Os melhores e piores livros de 2020 - Queria Estar Lendo

Os melhores e piores livros de 2020

Publicado em 23 de dez. de 2020

As melhores e piores leituras de 2020

Como é de praxe fazer um resumão do que foi melhor e pior em 2020, o post de hoje reúne as nossas melhores e piores leituras de 2020, com direito a breves comentários dessas experiências.

2020 foi um ano cheio de surtos, dos bons e dos ruins. E isso vale pras leituras também, porque teve muito livro incrível, mas também teve muita bomba no nosso caminho. Com isso, vamos às listinhas dos livros que salvaram o ano literário e do que a gente prefere fingir que nem leu:

Os melhores da Denise


Dread Nation (Justina Ireland). A história se passa em um apocalipse zumbi que começou quando a guerra civil norte-americana teve fim. Além de entregar ótimas cenas de ação e personagens cativantes, com uma dupla de protagonsitas femininas fodásticas, Justina também abre espaço para discutir sobre racismo de maneira cirúrgica, oferecendo um vislumbre do horror que era a sociedade naquela época - mesmo com os mortos-vivos, os vivos e seu preconceito ainda são muito mais monstruosos.

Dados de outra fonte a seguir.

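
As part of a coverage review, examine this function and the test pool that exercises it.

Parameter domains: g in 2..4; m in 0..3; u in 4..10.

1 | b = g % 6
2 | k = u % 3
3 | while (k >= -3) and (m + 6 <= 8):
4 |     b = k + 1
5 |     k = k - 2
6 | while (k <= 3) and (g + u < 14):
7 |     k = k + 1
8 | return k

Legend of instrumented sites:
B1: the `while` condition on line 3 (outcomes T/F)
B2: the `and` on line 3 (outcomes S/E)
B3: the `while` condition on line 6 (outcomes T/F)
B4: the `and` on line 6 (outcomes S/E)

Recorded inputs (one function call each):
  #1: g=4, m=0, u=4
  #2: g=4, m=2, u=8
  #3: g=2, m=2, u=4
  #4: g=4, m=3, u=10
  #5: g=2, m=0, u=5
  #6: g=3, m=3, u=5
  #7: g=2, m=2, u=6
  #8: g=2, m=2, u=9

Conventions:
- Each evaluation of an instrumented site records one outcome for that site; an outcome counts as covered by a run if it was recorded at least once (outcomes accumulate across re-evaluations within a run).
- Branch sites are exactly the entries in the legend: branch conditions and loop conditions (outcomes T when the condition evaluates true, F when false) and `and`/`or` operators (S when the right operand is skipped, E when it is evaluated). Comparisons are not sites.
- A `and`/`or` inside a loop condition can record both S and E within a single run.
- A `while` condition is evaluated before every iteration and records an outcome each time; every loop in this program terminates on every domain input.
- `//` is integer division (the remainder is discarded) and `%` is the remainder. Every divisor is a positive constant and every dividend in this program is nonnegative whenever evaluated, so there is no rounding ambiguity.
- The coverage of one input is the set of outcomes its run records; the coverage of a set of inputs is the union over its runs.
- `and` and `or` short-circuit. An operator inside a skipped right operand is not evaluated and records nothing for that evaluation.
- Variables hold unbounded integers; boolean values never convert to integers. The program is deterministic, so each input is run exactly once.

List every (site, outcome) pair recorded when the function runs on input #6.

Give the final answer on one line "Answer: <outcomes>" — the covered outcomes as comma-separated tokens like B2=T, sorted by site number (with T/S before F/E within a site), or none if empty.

Tracing the run of input #6 (g=3, m=3, u=5):
  B2->E, B1->F, B4->E, B3->T, B4->E, B3->T, B4->S, B3->F
deduplicating events, the covered set is: B1=F, B2=E, B3=T, B3=F, B4=S, B4=E

Answer: B1=F, B2=E, B3=T, B3=F, B4=S, B4=E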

Tipo uma história de amor (Abdi Nazemian). O livro, que se passa durante o surto de AIDS nos anos 80, é um ode à tolerância e ao amor em todas as suas formas. É uma história intensa que fisga desde o princípio, apresentando personagens diversos em suas vivências, medos e experiências. É um livro para emocionar e para arrancar lágrimas de você, e que com certeza ganhou um lugar no meu coração para todo o sempre.


A Troca (Beth O'Leary). Minha maior surpresa do ano, A Troca veio na primeira caixinha do Intrínsecos que eu assinei e roubou meu coração da melhor maneira possível. É uma comédia romântica com tons dramáticos sobre uma avó e uma neta que resolvem trocar de lugar - a neta passa a viver na sua casinha no interior, a avó se muda para Londres - para experimentar mudanças bem-vindas. Esse livro explora muito dramas familiares muito bem escritos e tem protagonistas carismáticas pra te deixar sorrindo até o fim.

Os piores da Denise


A Cantiga dos Pássaros e das Serpentes (Suzanne Collins). Mas é ÓBVIO que essa bomba estaria aqui para honrar minha resenha mais criticada porque, aparentemente, eu não li direito. Te garanto que li sim e, para quotar Michael Scott "you know what? I'm gonna hate it even harder". Achei esse livro um grande nada. Nada acontece. Não tem personalidade. Não tem energia. Não tem motivo. Tá ali porque o editor deve ter falado "então, muitas séries tão ganhando revival, né? Inventa uma história aí" e ela foi lá e escreveu sobre o personagem que ninguém queria ler.


Cidade da Lua Crescente (Sarah J. Maas). Eu deveria ter ouvido minha consciência quando ela disse "nem tenta" pra esse livro, mas tentei. E quebrei a cara. Não cheguei a terminar, mas tá aqui nos piores do ano porque, até onde eu aguentei - lá pelos 40% da história - foi uma bomba insuportável que misericórdia. Pareceu bastante uma maçaroca dos outros livros dela com uma temática mais "adulta" e um universo fantástico mais bagunçado. Odiei, 1 estrela.


A Prometida (Kiera Cass). Acharam que eu não traria esse infortúnio aqui de novo? Eu também achei. Mas já que a gente está falando sobre os PIORES, nada melhor que fechar com chave de "por que esse livro existe?". Eu nem lembro... Nada. Só lembro de ter revirado tanto meus olhos durante a leitura que tive crises de dor de cabeça. Personagens insossas, trama furada, plot que não era um plot. Esse livro faz A Escolha e os spin-off de A Seleção parecerem obras de arte.

Os melhores da Bianca



Quem teme a morte (Nnedi Okorafor). Sem sombra de dúvidas um dos melhores livros do ano. Uma fantasia afrofuturista com chose one que, ao mesmo tempo, faz tudo diferente. Com um final maravilhoso e doloroso e ousado, diferente do que a gente costuma ver. A história de Onye, uma garota nascida da violência e destinada a libertar um mundo todo foi a melhora fantasia que li no ano. Fique 100% apaixonada pela história e pela autora e definitivamente vou ler mais histórias dela em 2021!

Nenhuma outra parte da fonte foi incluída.